Ionesco would have been pleased. He housed his Old Man and Old Woman in what a Tennessee Williams character might call "reduced circumstances," then graced them with the gift of hope. Oliver and Hiken do beautiful work with both extremes, with the hope as well as the despair. Hiken looks boyish and rumpled, rather like a blown-out dandelion; he's full of a feckless, churning energy that sometimes leaves him collapsed on the floor. (He gives terrifying tantrums.) Oliver's Old Woman has all the empty girlish politesse of an elderly bourgeoise, but she's also a ruthless nag, reducing her husband to childishness and then bucking up his ego again. "You could have been -- a great naval commander!" she says, even if he's only a janitor now, with all his talent pissed away. But doesn't he still have a message? Something to say to the world? "I have a message, that's right!" he says. "I'm not like the others, I have ideals."
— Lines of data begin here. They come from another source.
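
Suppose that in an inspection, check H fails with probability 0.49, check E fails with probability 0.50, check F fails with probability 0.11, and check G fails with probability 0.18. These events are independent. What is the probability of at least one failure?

P(none) = (1 − 0.49) × (1 − 0.50) × (1 − 0.11) × (1 − 0.18) = 0.51 × 0.50 × 0.89 × 0.82 = 0.186099
P(at least one) = 1 − 0.186099 = 0.813901

0.813901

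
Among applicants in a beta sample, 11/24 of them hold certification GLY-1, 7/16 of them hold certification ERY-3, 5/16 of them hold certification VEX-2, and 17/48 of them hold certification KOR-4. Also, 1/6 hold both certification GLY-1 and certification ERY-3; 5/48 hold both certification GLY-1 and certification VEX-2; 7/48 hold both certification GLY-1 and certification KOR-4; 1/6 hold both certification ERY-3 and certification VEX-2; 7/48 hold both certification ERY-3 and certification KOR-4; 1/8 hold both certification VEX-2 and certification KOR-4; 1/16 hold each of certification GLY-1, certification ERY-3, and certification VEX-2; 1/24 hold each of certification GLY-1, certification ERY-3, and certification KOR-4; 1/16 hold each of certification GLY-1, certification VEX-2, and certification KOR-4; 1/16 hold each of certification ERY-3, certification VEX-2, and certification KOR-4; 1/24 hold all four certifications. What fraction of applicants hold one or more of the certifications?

Apply inclusion-exclusion:
P(≥1) = 11/24 + 7/16 + 5/16 + 17/48 − 1/6 − 5/48 − 7/48 − 1/6 − 7/48 − 1/8 + 1/16 + 1/24 + 1/16 + 1/16 − 1/24 = 43/48

43/48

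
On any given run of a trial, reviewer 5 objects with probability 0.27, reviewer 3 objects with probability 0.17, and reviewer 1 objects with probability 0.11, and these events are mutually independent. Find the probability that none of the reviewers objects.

0.539251

P(none) = (1 − 0.27) × (1 − 0.17) × (1 − 0.11) = 0.73 × 0.83 × 0.89 = 0.539251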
So they prepare for the Old Man's big speech. Invisible guests enter through a revolving door, and the Old Woman has to rush around looking for chairs. When the guests arrive, she changes from a fierce bully to a harried servant-girl, bossed by the bellowing Old Man. The room fills up. The Old Man and the Old Woman distract themselves with the sort of empty chatter you hear at dinner parties; they agree and flatter and flirt and cajole. They do everything, in other words, that an old married couple would do if they found themselves suddenly at the center of the world's attention.

It doesn't matter how rich or poor they seem to be, or what the Old Man does for a living: The Chairs is basically a farce about middle-class vanity, like Feydeau's A Flea in Her Ear. Ionesco's experimental tricks -- his minimalism, his conceit of writing "anti-plays" -- don't save The Chairs from slightness or make it somehow universal. It's a simple farce for two clownish actors, with none of the resonance of Ionesco's greatest work (Rhinoceros, Exit the King). The Chairs takes only 80 minutes, but it still has longueurs, moments when the characters repeat themselves and you have to remind yourself to be interested in a playwright's extended joke about the notion of writing plays at all.

The Aurora, though, has mounted a near-perfect production. Cliff Mayotte has directed Oliver and Hiken to a kind of blustery fever pitch, and Trish Mulholland is a seamless, Chaplin-esque orator (and delivers the show's punch line). Maggi Oakley's costumes match Dunham's decadent, crumbling set, and David Reyes' sound design adds a nice march of drums and low accordion music while the chairs pile up in the room. Pegeen McGhan's forest of odd-shaped driftwood chairs is also clever.

The play is still relevant, too: Watching people carry on conversations with friends who aren't even there is just as silly now as it was in 1952, when The Chairs premiered, even if listening to cell phone conversations on the sidewalk (for example) has dulled our sense of the absurd.